The Senkata plant has become a battleground in the struggle between Bolivia’s interim government and supporters of Mr. Morales, who was ousted on Nov. 10.

By blocking tankers from leaving the plant, Mr. Morales’s supporters were able to cut off La Paz’s main source of gasoline and food, causing acute shortages in the administrative capital.

Bolivia’s armed forces said in a statement on Tuesday that violence had flared outside Senkata after the military temporarily broke the protesters’ siege in an effort to lead a convoy of gasoline trucks from the plant to La Paz. Protesters responded by storming the plant and breaching its walls with dynamite, before being repelled by soldiers.

Bolivia’s new defense minister, Fernando López, told reporters on Tuesday that “not one bullet” had been fired by the military at Senkata, an account that was contradicted by a dozen witnesses who had gathered at the church that night.

Family members of at least two of the dead men said they were merely walking to work when they were shot by the soldiers.

Hundreds of residents gathered to pay their respects to the victims, whose bloodied bodies lay on pews in San Francisco de Asis Church, covered with Bolivian flags and topped with the large-caliber bullets that killed them.

The residents directed their anger at the interim president, Jeanine Añez, who last week signed a decree shielding security forces from criminal prosecution when maintaining public order.

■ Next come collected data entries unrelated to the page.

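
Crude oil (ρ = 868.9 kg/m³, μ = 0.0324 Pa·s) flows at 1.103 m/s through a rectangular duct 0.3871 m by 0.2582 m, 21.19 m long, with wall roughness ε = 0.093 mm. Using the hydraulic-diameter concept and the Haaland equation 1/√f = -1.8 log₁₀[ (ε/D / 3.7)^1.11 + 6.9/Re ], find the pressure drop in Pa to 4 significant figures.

Hydraulic diameter D_h = 4A/P = 4·(0.3871·0.2582)/(2·(0.3871+0.2582)) = 0.3998/1.291 = 0.3098 m.
Re = ρVD_h/μ = 868.9·1.103·0.3098/0.0324 = 9163.
ε/D_h = 9.3e-05/0.3098 = 0.0003; Haaland gives 1/√f = -1.8 log₁₀[2.88e-05+0.000753] = 5.592, so f = 0.03197.
ΔP = f(L/D_h)(ρV²/2) = 0.03197·21.19/0.3098·528.6 = 1156 Pa.

ΔP ≈ 1156 Pa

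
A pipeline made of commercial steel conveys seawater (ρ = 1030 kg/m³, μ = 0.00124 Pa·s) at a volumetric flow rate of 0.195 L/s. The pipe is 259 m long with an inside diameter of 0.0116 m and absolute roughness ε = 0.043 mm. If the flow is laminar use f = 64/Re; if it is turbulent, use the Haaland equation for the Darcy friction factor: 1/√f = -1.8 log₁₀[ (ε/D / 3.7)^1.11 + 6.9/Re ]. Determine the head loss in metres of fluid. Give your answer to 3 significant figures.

h_f ≈ 127 m

Q = 0.195 L/s = 0.195/1000 = 0.000195 m³/s.
Cross-sectional area A = πD²/4 = π(0.0116)²/4 = 0.0001057 m²; mean velocity V = Q/A = 0.000195/0.0001057 = 1.845 m/s.
Reynolds number Re = ρVD/μ = 1030 · 1.845 · 0.0116 / 0.00124 = 1.778e+04.
Re > 4000 → turbulent. Relative roughness ε/D = 4.3e-05/0.0116 = 0.00371. Haaland: 1/√f = -1.8 log₁₀[(0.00371/3.7)^1.11 + 6.9/1.778e+04] = -1.8 log₁₀[0.000469 + 0.000388] = 5.521, so f = 0.03281.
Darcy-Weisbach: ΔP = f(L/D)(ρV²/2) = 0.03281·(259/0.0116)·(1030·1.845²/2) = 0.03281·2.233e+04·1753 = 1.284e+06 Pa.
Head loss h_f = ΔP/(ρg) = 1.284e+06/(1030·9.81) = 127 m.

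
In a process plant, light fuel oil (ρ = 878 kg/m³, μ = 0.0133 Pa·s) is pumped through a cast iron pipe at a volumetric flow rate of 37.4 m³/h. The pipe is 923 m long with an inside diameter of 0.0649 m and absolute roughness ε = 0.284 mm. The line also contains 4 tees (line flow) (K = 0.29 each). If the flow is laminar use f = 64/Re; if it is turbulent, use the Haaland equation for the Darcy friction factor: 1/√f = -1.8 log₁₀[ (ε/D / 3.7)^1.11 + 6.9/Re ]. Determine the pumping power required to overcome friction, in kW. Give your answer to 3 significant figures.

P ≈ 22.5 kW

Q = 37.4 m³/h = 37.4/3600 = 0.01039 m³/s.
Cross-sectional area A = πD²/4 = π(0.0649)²/4 = 0.003308 m²; mean velocity V = Q/A = 0.01039/0.003308 = 3.14 m/s.
Reynolds number Re = ρVD/μ = 878 · 3.14 · 0.0649 / 0.0133 = 1.345e+04.
Re > 4000 → turbulent. Relative roughness ε/D = 0.000284/0.0649 = 0.00438. Haaland: 1/√f = -1.8 log₁₀[(0.00438/3.7)^1.11 + 6.9/1.345e+04] = -1.8 log₁₀[0.000563 + 0.000513] = 5.343, so f = 0.03504.
Total minor-loss coefficient ΣK = 4·0.29 = 1.16.
ΔP = [f·L/D + ΣK]·(ρV²/2) = [0.03504·923/0.0649 + 1.16]·(878·3.14²/2) = [498.3 + 1.16]·4330 = 2.162e+06 Pa.
Pumping power P = QΔP = 0.01039·2.162e+06 = 22460 W = 22.5 kW.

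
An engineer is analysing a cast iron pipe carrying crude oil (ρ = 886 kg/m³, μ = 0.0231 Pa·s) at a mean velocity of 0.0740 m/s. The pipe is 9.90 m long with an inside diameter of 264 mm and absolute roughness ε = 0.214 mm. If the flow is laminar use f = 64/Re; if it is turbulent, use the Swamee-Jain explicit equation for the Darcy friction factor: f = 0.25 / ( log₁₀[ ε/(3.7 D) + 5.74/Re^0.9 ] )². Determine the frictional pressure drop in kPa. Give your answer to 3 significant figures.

ΔP ≈ 0.00777 kPa

Reynolds number Re = ρVD/μ = 886 · 0.074 · 0.264 / 0.0231 = 749.3.
Re < 2300 → laminar flow, so f = 64/Re = 64/749.3 = 0.08541 (the turbulent correlation is not needed).
Darcy-Weisbach: ΔP = f(L/D)(ρV²/2) = 0.08541·(9.9/0.264)·(886·0.074²/2) = 0.08541·37.5·2.426 = 7.77 Pa.
ΔP = 7.77 Pa = 0.00777 kPa.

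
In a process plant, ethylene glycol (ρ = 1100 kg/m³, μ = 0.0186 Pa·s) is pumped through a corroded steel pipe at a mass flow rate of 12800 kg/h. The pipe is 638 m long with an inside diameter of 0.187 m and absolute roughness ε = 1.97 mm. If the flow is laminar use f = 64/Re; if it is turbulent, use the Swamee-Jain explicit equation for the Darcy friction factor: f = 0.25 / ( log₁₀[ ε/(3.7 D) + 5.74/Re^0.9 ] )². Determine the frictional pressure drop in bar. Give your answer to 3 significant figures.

ΔP ≈ 0.0128 bar

ṁ = 12800 kg/h = 12800/3600 = 3.556 kg/s.
A = πD²/4 = π(0.187)²/4 = 0.02746 m²; mean velocity V = ṁ/(ρA) = 3.556/(1100 · 0.02746) = 0.1177 m/s.
Reynolds number Re = ρVD/μ = 1100 · 0.1177 · 0.187 / 0.0186 = 1302.
Re < 2300 → laminar flow, so f = 64/Re = 64/1302 = 0.04917 (the turbulent correlation is not needed).
Darcy-Weisbach: ΔP = f(L/D)(ρV²/2) = 0.04917·(638/0.187)·(1100·0.1177²/2) = 0.04917·3412·7.618 = 1278 Pa.
ΔP = 1278 Pa = 0.0128 bar.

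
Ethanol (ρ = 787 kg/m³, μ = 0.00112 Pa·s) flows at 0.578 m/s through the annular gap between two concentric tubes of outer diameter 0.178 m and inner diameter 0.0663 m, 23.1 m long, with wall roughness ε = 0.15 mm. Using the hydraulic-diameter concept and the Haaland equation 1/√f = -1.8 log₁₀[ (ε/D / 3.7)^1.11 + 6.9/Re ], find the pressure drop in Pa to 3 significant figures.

ΔP ≈ 678 Pa

Hydraulic diameter D_h = 4A/P = D_o - D_i = 0.178 - 0.0663 = 0.1117 m.
Re = ρVD_h/μ = 787·0.578·0.1117/0.00112 = 4.537e+04.
ε/D_h = 0.00015/0.1117 = 0.00134; Haaland gives 1/√f = -1.8 log₁₀[0.000152+0.000152] = 6.331, so f = 0.02495.
ΔP = f(L/D_h)(ρV²/2) = 0.02495·23.1/0.1117·131.5 = 678.3 Pa.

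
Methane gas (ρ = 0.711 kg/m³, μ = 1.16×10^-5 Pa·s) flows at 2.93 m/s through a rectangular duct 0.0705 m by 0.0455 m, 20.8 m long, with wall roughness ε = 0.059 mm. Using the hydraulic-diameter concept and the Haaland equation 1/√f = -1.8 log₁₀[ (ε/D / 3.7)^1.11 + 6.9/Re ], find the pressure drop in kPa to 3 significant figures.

ΔP ≈ 0.0371 kPa

Hydraulic diameter D_h = 4A/P = 4·(0.0705·0.0455)/(2·(0.0705+0.0455)) = 0.01283/0.232 = 0.05531 m.
Re = ρVD_h/μ = 0.711·2.93·0.05531/1.16e-05 = 9932.
ε/D_h = 5.9e-05/0.05531 = 0.00107; Haaland gives 1/√f = -1.8 log₁₀[0.000118+0.000695] = 5.562, so f = 0.03232.
ΔP = f(L/D_h)(ρV²/2) = 0.03232·20.8/0.05531·3.052 = 37.1 Pa.
ΔP = 0.0371 kPa.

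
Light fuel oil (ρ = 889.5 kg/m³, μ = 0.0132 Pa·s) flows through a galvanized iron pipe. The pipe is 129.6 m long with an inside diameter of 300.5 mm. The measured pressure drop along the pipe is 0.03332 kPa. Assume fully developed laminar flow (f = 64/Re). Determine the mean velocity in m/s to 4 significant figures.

For laminar flow, f = 64/Re with Re = ρVD/μ, so Darcy-Weisbach reduces to ΔP = 32μLV/D². Solving for V: V = ΔP·D²/(32μL) = 33.32·(0.3005)²/(32·0.0132·129.6) = 0.05496 m/s.
Check: Re = ρVD/μ = 889.5·0.05496·0.3005/0.0132 = 1113 < 2300, so the laminar assumption holds.

V ≈ 0.05496 m/s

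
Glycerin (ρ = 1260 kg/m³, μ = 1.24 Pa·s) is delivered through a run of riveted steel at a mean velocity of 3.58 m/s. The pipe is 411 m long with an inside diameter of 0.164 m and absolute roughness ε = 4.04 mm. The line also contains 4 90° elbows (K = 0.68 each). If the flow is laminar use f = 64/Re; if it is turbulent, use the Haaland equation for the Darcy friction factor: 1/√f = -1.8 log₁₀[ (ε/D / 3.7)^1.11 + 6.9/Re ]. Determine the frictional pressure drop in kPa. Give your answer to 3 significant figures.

ΔP ≈ 2190 kPa

Reynolds number Re = ρVD/μ = 1260 · 3.58 · 0.164 / 1.24 = 596.6.
Re < 2300 → laminar flow, so f = 64/Re = 64/596.6 = 0.1073 (the turbulent correlation is not needed).
Total minor-loss coefficient ΣK = 4·0.68 = 2.72.
ΔP = [f·L/D + ΣK]·(ρV²/2) = [0.1073·411/0.164 + 2.72]·(1260·3.58²/2) = [268.8 + 2.72]·8074 = 2.193e+06 Pa.
ΔP = 2.193e+06 Pa = 2190 kPa.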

“This is their decree, right here,” Jessica Quispe said between sobs while touching the body of her brother Ronald. “He was just going to work.”

A few hundred feet away, dozens of heavily armed soldiers and armored vehicles guarded the perimeter of the fuel plant, as military helicopters circled overhead.

The deaths sparked unrest in large parts of El Alto, a traditional stronghold of Mr. Morales on a frigid plateau above La Paz. Protesters on Tuesday sealed off roads with barbed wire and burned debris. They also pulled down pedestrian overpasses onto the highway to block tanker trucks from reaching the plant.

Fuel shortages have crippled the administrative capital in the valley below.

Hundreds of La Paz’s public minibus drivers blocked off main access points to the city to demand gasoline.

As the crisis deepened, representatives of Mr. Morales and the interim government met Tuesday for the latest talks aimed at holding new elections.

In El Alto, residents said the new outbreak of violence merely strengthened their resolve to resist Ms. Añez’s government.

In an interview published by The Wall Street Journal on Tuesday, Mr. Morales said he would be prepared to return to Bolivia to finish his term and help organize new elections with new candidates.

The proposal is likely to be rejected out of hand by the new government and his opponents, but could strike a chord with some moderate Bolivians who are growing increasingly weary of the economic paralysis and unrest that followed his downfall.